Living and working on any military installation brings with it the real-life threat of chemical, biological, radiological or nuclear hazards. These hazards can come in many forms, from accidental spills to deliberate attacks. Regardless of the scenario, the Airmen of the Dover Air Force Base Warm Zone team stand ready to ensure healthcare workers can treat the wounded without becoming casualties themselves.

“It is vital healthcare workers are kept safe from being contaminated while they do their job,” said Tech. Sgt. Terrence Jasso, 436th Healthcare Operations Squadron noncommissioned officer in charge of diagnostic imaging. “If even one healthcare worker gets contaminated and becomes a patient themselves, it can greatly lower the efficiency of the clinic.”

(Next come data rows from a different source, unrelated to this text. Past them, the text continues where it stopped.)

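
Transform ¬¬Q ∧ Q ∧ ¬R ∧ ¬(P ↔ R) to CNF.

¬¬Q ∧ Q ∧ ¬R ∧ ¬(P ↔ R)
= ¬¬Q ∧ Q ∧ ¬R ∧ ¬((P → R) ∧ (R → P))   [eliminate ↔]
= ¬¬Q ∧ Q ∧ ¬R ∧ ¬((¬P ∨ R) ∧ (R → P))   [eliminate →]
= ¬¬Q ∧ Q ∧ ¬R ∧ ¬((¬P ∨ R) ∧ (¬R ∨ P))   [eliminate →]
= Q ∧ Q ∧ ¬R ∧ ¬((¬P ∨ R) ∧ (¬R ∨ P))   [double negation]
= Q ∧ Q ∧ ¬R ∧ (¬(¬P ∨ R) ∨ ¬(¬R ∨ P))   [De Morgan]
= Q ∧ Q ∧ ¬R ∧ ((¬¬P ∧ ¬R) ∨ ¬(¬R ∨ P))   [De Morgan]
= Q ∧ Q ∧ ¬R ∧ ((P ∧ ¬R) ∨ ¬(¬R ∨ P))   [double negation]
= Q ∧ Q ∧ ¬R ∧ ((P ∧ ¬R) ∨ (¬¬R ∧ ¬P))   [De Morgan]
= Q ∧ Q ∧ ¬R ∧ ((P ∧ ¬R) ∨ (R ∧ ¬P))   [double negation]
= Q ∧ Q ∧ ¬R ∧ (P ∨ R) ∧ (P ∨ ¬P) ∧ (¬R ∨ R) ∧ (¬R ∨ ¬P)   [distribute ∨ over ∧]
= Q ∧ ¬R ∧ (P ∨ R)   [simplify]

Q ∧ ¬R ∧ (P ∨ R)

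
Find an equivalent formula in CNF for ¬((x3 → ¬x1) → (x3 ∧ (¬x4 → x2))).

¬((x3 → ¬x1) → (x3 ∧ (¬x4 → x2)))
≡ ¬(¬(x3 → ¬x1) ∨ (x3 ∧ (¬x4 → x2)))   [eliminate →]
≡ ¬(¬(¬x3 ∨ ¬x1) ∨ (x3 ∧ (¬x4 → x2)))   [eliminate →]
≡ ¬(¬(¬x3 ∨ ¬x1) ∨ (x3 ∧ (¬¬x4 ∨ x2)))   [eliminate →]
≡ ¬¬(¬x3 ∨ ¬x1) ∧ ¬(x3 ∧ (¬¬x4 ∨ x2))   [De Morgan]
≡ (¬x3 ∨ ¬x1) ∧ ¬(x3 ∧ (¬¬x4 ∨ x2))   [double negation]
≡ (¬x3 ∨ ¬x1) ∧ (¬x3 ∨ ¬(¬¬x4 ∨ x2))   [De Morgan]
≡ (¬x3 ∨ ¬x1) ∧ (¬x3 ∨ (¬¬¬x4 ∧ ¬x2))   [De Morgan]
≡ (¬x3 ∨ ¬x1) ∧ (¬x3 ∨ (¬x4 ∧ ¬x2))   [double negation]
≡ (¬x3 ∨ ¬x1) ∧ (¬x3 ∨ ¬x4) ∧ (¬x3 ∨ ¬x2)   [distribute ∨ over ∧]

(¬x3 ∨ ¬x1) ∧ (¬x3 ∨ ¬x4) ∧ (¬x3 ∨ ¬x2)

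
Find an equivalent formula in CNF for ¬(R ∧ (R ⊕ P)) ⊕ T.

¬(R ∧ (R ⊕ P)) ⊕ T
⇔ (¬(R ∧ (R ⊕ P)) ∨ T) ∧ ¬(¬(R ∧ (R ⊕ P)) ∧ T)
⇔ (¬(R ∧ (R ∨ P) ∧ ¬(R ∧ P)) ∨ T) ∧ ¬(¬(R ∧ (R ⊕ P)) ∧ T)
⇔ (¬(R ∧ (R ∨ P) ∧ ¬(R ∧ P)) ∨ T) ∧ ¬(¬(R ∧ (R ∨ P) ∧ ¬(R ∧ P)) ∧ T)
⇔ (¬R ∨ ¬(R ∨ P) ∨ ¬¬(R ∧ P) ∨ T) ∧ ¬(¬(R ∧ (R ∨ P) ∧ ¬(R ∧ P)) ∧ T)
⇔ (¬R ∨ (¬R ∧ ¬P) ∨ ¬¬(R ∧ P) ∨ T) ∧ ¬(¬(R ∧ (R ∨ P) ∧ ¬(R ∧ P)) ∧ T)
⇔ (¬R ∨ (¬R ∧ ¬P) ∨ (R ∧ P) ∨ T) ∧ ¬(¬(R ∧ (R ∨ P) ∧ ¬(R ∧ P)) ∧ T)
⇔ (¬R ∨ (¬R ∧ ¬P) ∨ (R ∧ P) ∨ T) ∧ (¬¬(R ∧ (R ∨ P) ∧ ¬(R ∧ P)) ∨ ¬T)
⇔ (¬R ∨ (¬R ∧ ¬P) ∨ (R ∧ P) ∨ T) ∧ ((R ∧ (R ∨ P) ∧ ¬(R ∧ P)) ∨ ¬T)
⇔ (¬R ∨ (¬R ∧ ¬P) ∨ (R ∧ P) ∨ T) ∧ ((R ∧ (R ∨ P) ∧ (¬R ∨ ¬P)) ∨ ¬T)
⇔ (¬R ∨ ¬R ∨ R ∨ T) ∧ (¬R ∨ ¬R ∨ P ∨ T) ∧ (¬R ∨ ¬P ∨ R ∨ T) ∧ (¬R ∨ ¬P ∨ P ∨ T) ∧ (R ∨ ¬T) ∧ (R ∨ P ∨ ¬T) ∧ (¬R ∨ ¬P ∨ ¬T)
⇔ (¬R ∨ P ∨ T) ∧ (R ∨ ¬T) ∧ (¬R ∨ ¬P ∨ ¬T)

(¬R ∨ P ∨ T) ∧ (R ∨ ¬T) ∧ (¬R ∨ ¬P ∨ ¬T)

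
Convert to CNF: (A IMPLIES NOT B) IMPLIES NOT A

B OR NOT A

(A IMPLIES NOT B) IMPLIES NOT A
≡ NOT (A IMPLIES NOT B) OR NOT A   (eliminate IMPLIES)
≡ NOT (NOT A OR NOT B) OR NOT A   (eliminate IMPLIES)
≡ (NOT NOT A AND NOT NOT B) OR NOT A   (De Morgan)
≡ (A AND NOT NOT B) OR NOT A   (double negation)
≡ (A AND B) OR NOT A   (double negation)
≡ (A OR NOT A) AND (B OR NOT A)   (distribute OR over AND)
≡ B OR NOT A   (simplify)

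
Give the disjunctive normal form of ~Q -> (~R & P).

~Q -> (~R & P)
≡ ~~Q | (~R & P)   — eliminate ->
≡ Q | (~R & P)   — double negation

Q | (~R & P)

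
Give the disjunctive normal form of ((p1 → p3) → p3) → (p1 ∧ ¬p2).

(¬p1 ∧ ¬p3) ∨ (p1 ∧ ¬p2)

((p1 → p3) → p3) → (p1 ∧ ¬p2)
≡ ¬((p1 → p3) → p3) ∨ (p1 ∧ ¬p2)   [eliminate →]
≡ ¬(¬(p1 → p3) ∨ p3) ∨ (p1 ∧ ¬p2)   [eliminate →]
≡ ¬(¬(¬p1 ∨ p3) ∨ p3) ∨ (p1 ∧ ¬p2)   [eliminate →]
≡ (¬¬(¬p1 ∨ p3) ∧ ¬p3) ∨ (p1 ∧ ¬p2)   [De Morgan]
≡ ((¬p1 ∨ p3) ∧ ¬p3) ∨ (p1 ∧ ¬p2)   [double negation]
≡ (¬p1 ∧ ¬p3) ∨ (p3 ∧ ¬p3) ∨ (p1 ∧ ¬p2)   [distribute ∧ over ∨]
≡ (¬p1 ∧ ¬p3) ∨ (p1 ∧ ¬p2)   [simplify]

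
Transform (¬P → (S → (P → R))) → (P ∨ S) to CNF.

(¬P → (S → (P → R))) → (P ∨ S)
= ¬(¬P → (S → (P → R))) ∨ P ∨ S
= ¬(¬¬P ∨ (S → (P → R))) ∨ P ∨ S
= ¬(¬¬P ∨ ¬S ∨ (P → R)) ∨ P ∨ S
= ¬(¬¬P ∨ ¬S ∨ ¬P ∨ R) ∨ P ∨ S
= (¬¬¬P ∧ ¬¬S ∧ ¬¬P ∧ ¬R) ∨ P ∨ S
= (¬P ∧ ¬¬S ∧ ¬¬P ∧ ¬R) ∨ P ∨ S
= (¬P ∧ S ∧ ¬¬P ∧ ¬R) ∨ P ∨ S
= (¬P ∧ S ∧ P ∧ ¬R) ∨ P ∨ S
= (¬P ∨ P ∨ S) ∧ (S ∨ P ∨ S) ∧ (P ∨ P ∨ S) ∧ (¬R ∨ P ∨ S)
= S ∨ P

S ∨ P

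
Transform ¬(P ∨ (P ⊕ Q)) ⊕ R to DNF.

(¬P ∧ ¬Q ∧ ¬R) ∨ (P ∧ R) ∨ (¬P ∧ Q ∧ R)

¬(P ∨ (P ⊕ Q)) ⊕ R
= (¬(P ∨ (P ⊕ Q)) ∧ ¬R) ∨ (¬¬(P ∨ (P ⊕ Q)) ∧ R)   [expand ⊕]
= (¬(P ∨ (P ∧ ¬Q) ∨ (¬P ∧ Q)) ∧ ¬R) ∨ (¬¬(P ∨ (P ⊕ Q)) ∧ R)   [expand ⊕]
= (¬(P ∨ (P ∧ ¬Q) ∨ (¬P ∧ Q)) ∧ ¬R) ∨ (¬¬(P ∨ (P ∧ ¬Q) ∨ (¬P ∧ Q)) ∧ R)   [expand ⊕]
= (¬P ∧ ¬(P ∧ ¬Q) ∧ ¬(¬P ∧ Q) ∧ ¬R) ∨ (¬¬(P ∨ (P ∧ ¬Q) ∨ (¬P ∧ Q)) ∧ R)   [De Morgan]
= (¬P ∧ (¬P ∨ ¬¬Q) ∧ ¬(¬P ∧ Q) ∧ ¬R) ∨ (¬¬(P ∨ (P ∧ ¬Q) ∨ (¬P ∧ Q)) ∧ R)   [De Morgan]
= (¬P ∧ (¬P ∨ Q) ∧ ¬(¬P ∧ Q) ∧ ¬R) ∨ (¬¬(P ∨ (P ∧ ¬Q) ∨ (¬P ∧ Q)) ∧ R)   [double negation]
= (¬P ∧ (¬P ∨ Q) ∧ (¬¬P ∨ ¬Q) ∧ ¬R) ∨ (¬¬(P ∨ (P ∧ ¬Q) ∨ (¬P ∧ Q)) ∧ R)   [De Morgan]
= (¬P ∧ (¬P ∨ Q) ∧ (P ∨ ¬Q) ∧ ¬R) ∨ (¬¬(P ∨ (P ∧ ¬Q) ∨ (¬P ∧ Q)) ∧ R)   [double negation]
= (¬P ∧ (¬P ∨ Q) ∧ (P ∨ ¬Q) ∧ ¬R) ∨ ((P ∨ (P ∧ ¬Q) ∨ (¬P ∧ Q)) ∧ R)   [double negation]
= (¬P ∧ ¬P ∧ P ∧ ¬R) ∨ (¬P ∧ ¬P ∧ ¬Q ∧ ¬R) ∨ (¬P ∧ Q ∧ P ∧ ¬R) ∨ (¬P ∧ Q ∧ ¬Q ∧ ¬R) ∨ (P ∧ R) ∨ (P ∧ ¬Q ∧ R) ∨ (¬P ∧ Q ∧ R)   [distribute ∧ over ∨]
= (¬P ∧ ¬Q ∧ ¬R) ∨ (P ∧ R) ∨ (¬P ∧ Q ∧ R)   [simplify]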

The Warm Zone team is made up of 30 Airmen from throughout the 436th Medical Group. In the event of an incident or an accident involving CBRN agents, the Warm Zone team has 20 minutes to don their protective equipment and set up for decontamination operations. For the medical clinic, they serve as a final line of defense against contamination.

“We set up in front of the clinic in the aftermath of a nuclear, biological or chemical attack or spill,” explained Jasso. “Our role is to keep the hospital workers from being contaminated.”


Within the Warm Zone team, members are assigned to smaller groups, each with their own specific mission. The manpower and security team sets a perimeter around the decontamination area, checking patients for weapons or anything else that would pose danger to the Warm Zone team. A triage team then analyzes the severity of a patient’s injuries and determines the order in which they are seen. Finally, the patients move on to the in-place patient decontamination team who carefully remove as many contaminants as possible before they can receive medical attention inside the clinic.

Patients who can walk unassisted are taken through an ambulatory decontamination lane where they are directed and assisted in the decontamination process. Patients who are unconscious or unable to walk are brought through on a litter and the decontamination team does most or all of the work.

“About 75 to 90 percent of the contaminants can be eliminated by carefully and properly removing the patients' clothing, but we also scrub them with warm soapy water,” said Jasso. “We can get up to 10 litter patients through in an hour plus 25 ambulatory patients as well.”

In May of 2023, the Warm Zone team received specialized training from Decon LLC, a company specializing in the education and consulting of CBRN decontamination. The two-day training course included classroom instruction and practical application. The team now holds their own monthly training days to practice donning protective equipment and setting up the decontamination tent. The monthly training days also introduces new members to their duties.

“Our entire medical staff is extremely proud of our Warm Zone team, said Col. Peggy Dickson, 436th Medical Group commander.”We are thankful for all the hard work they put into maintaining a high level of readiness and proficiency.”